The download button. A symbol of the 21st century. Throw out your CD’s, throw out your old vinyls, the internet age is here to stay. But as the music industry shifts almost exclusively to “the cloud,” let’s take a moment to reflect on what we’re doing.
Popularized by iTunes, the online download has become easily the most widely-accepted form of music distribution. Being able to make one click and have a song stored on your computer instantly is much preferable to ordering a cumbersome vinyl which can take weeks to reach your home. In a society where convenience is the name of the game, there’s no longer a place for CDs, tapes and vinyl recordings. Or is there?
There’s something special about being able to hold something tangible in your hand. My first CD collection in middle school consisted of only a few Metallica albums, Cake’s “Fashion Nugget,” and Bob Marley’s “Legend.” But through two computer crashes and a broken iPod, these soon-to-be antiques have been a staple to my music library. But more than that, they have personality. From the scratches on the case to the worn pages of the tracklist, I’ve imbued my character in these CD’s as much as they’ve imbued their character in me.
The download is a deeply impersonal medium of music. All it takes is one click to listen to a song. But with a new CD or vinyl, there’s a much longer connection with the music before being able to appreciate it.

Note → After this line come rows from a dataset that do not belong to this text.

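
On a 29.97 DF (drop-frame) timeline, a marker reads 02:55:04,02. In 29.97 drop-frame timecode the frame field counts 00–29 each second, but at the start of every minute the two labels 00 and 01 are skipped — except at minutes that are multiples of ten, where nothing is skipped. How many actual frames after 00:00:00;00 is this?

Complete 10-minute blocks: 17, each 17982 frames → 305694.
Remaining 5 whole minutes in the current block: 1800 + 4 × 1798 = 8992 frames.
Within the current minute: 4 × 30 + 2 − 2 = 120 (labels ;00/;01 skipped at this minute). Total = 305694 + 8992 + 120 = 314806.

314806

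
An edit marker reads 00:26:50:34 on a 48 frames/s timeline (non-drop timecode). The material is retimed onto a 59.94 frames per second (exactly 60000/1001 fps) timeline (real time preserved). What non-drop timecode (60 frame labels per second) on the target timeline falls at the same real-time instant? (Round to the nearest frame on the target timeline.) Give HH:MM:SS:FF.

Source frame index: (0×3600 + 26×60 + 50) × 48 + 34 = 77314.
Real time: 77314 / (48) = 38657/24 s.
Target frame: (38657/24) × (60000/1001) = 96642500/1001 ≈ 96545.954 → 96546.
At 60 labels/s: frame 96546 → 00:26:49:06.

00:26:49:06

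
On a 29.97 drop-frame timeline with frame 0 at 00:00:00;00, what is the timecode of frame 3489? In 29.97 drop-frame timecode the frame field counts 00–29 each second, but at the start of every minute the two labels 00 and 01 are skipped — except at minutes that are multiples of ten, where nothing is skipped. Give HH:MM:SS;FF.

00:01:56;11

Ten DF minutes hold 17982 frames, so frame 3489 lies in block 0 (frames 0–17981) with 3489 frames into that block.
The block's first minute is 1800 frames and the rest 1798 each; 3489 frames reaches minute 1, so 0 × 18 + 1 × 2 = 2 labels have been skipped so far.
Adding those back, label number 3489 + 2 = 3491 at 30 labels/s is 116 s + 11 f = 0 h 1 min 56 s frame 11, i.e. 00:01:56;11.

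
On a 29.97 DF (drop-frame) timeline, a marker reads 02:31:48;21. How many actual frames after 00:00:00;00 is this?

As if non-drop at 30 labels/s: (2 × 3600 + 31 × 60 + 48) × 30 + 21 = 273261.
Minute boundaries passed: 151; those not divisible by 10: 151 − 15 = 136; dropped labels = 2 × 136 = 272.
Actual frame index = 273261 − 272 = 272989.

272989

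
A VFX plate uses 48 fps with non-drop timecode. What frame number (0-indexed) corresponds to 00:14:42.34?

Total seconds to the label: (0 × 3600 + 14 × 60 + 42) = 882.
Frame index = 882 × 48 + 34 = 42370.

42370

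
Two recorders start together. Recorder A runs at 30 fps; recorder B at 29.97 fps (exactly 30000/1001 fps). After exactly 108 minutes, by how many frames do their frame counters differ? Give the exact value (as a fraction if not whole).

194400/1001 frames

108 min = 6480 s.
A emits 30 × 6480 = 194400 frames; B emits 30000/1001 × 6480 = 194400000/1001.
Difference = 194400/1001 frames (≈ 194.2058); B is behind A.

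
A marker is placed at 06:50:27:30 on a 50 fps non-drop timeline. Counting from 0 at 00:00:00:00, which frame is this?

Total seconds to the label: (6 × 3600 + 50 × 60 + 27) = 24627.
Frame index = 24627 × 50 + 30 = 1231380.

1231380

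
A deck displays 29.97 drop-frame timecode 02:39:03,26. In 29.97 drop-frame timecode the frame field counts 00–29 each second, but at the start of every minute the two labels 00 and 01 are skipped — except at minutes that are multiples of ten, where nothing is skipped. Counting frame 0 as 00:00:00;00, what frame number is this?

As if non-drop at 30 labels/s: (2 × 3600 + 39 × 60 + 3) × 30 + 26 = 286316.
Minute boundaries passed: 159; those not divisible by 10: 159 − 15 = 144; dropped labels = 2 × 144 = 288.
Actual frame index = 286316 − 288 = 286028.

286028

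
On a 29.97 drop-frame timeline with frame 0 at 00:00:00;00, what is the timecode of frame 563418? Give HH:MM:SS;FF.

05:13:19;12

Ten DF minutes hold 17982 frames, so frame 563418 lies in block 31 (frames 557442–575423) with 5976 frames into that block.
The block's first minute is 1800 frames and the rest 1798 each; 5976 frames reaches minute 3, so 31 × 18 + 3 × 2 = 564 labels have been skipped so far.
Adding those back, label number 563418 + 564 = 563982 at 30 labels/s is 18799 s + 12 f = 5 h 13 min 19 s frame 12, i.e. 05:13:19;12.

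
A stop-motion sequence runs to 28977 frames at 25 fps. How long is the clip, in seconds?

Running time = 28977 / (25) = 1159.08 s.

1159.08 seconds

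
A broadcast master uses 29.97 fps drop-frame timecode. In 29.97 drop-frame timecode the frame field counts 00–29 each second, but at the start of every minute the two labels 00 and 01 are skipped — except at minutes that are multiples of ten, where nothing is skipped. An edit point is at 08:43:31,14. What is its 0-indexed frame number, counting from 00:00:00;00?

As if non-drop at 30 labels/s: (8 × 3600 + 43 × 60 + 31) × 30 + 14 = 942344.
Minute boundaries passed: 523; those not divisible by 10: 523 − 52 = 471; dropped labels = 2 × 471 = 942.
Actual frame index = 942344 − 942 = 941402.

941402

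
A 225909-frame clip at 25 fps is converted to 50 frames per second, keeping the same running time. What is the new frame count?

Frames at target rate = 225909 × (50) / (25) = 451818.

451818 frames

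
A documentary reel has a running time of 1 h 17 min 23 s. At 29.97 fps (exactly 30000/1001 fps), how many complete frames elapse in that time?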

There’s the unwrapping and opening of the case, the booklet the artists have put together and the CD shining up at you. Unless it’s a vinyl. In which case the smell would probably hit you first.
But that’s only the first part of the equation. A good vinyl collection is always a sight to see, and the interaction and organization of a collection can be an experience in itself. And after that, physical mediums can be recycled, put back into circulation through music stores like Rasputin and Amoeba Music in San Francisco. They are given a second life. Generation after generation can dive into the music and feel the weight of the culture in their hands.
There’s no doubt that physical mediums are a dying breed. They simply can’t compete with the ease of downloading music online. But while some people appreciate music solely for its sound, vinyls and CDs offer a complete package that can be much more personal and satisfying than an online playlist.
So when you find that box of old records in your garage, take a careful look at it before you decide what’s garbage and what’s a musical treasure.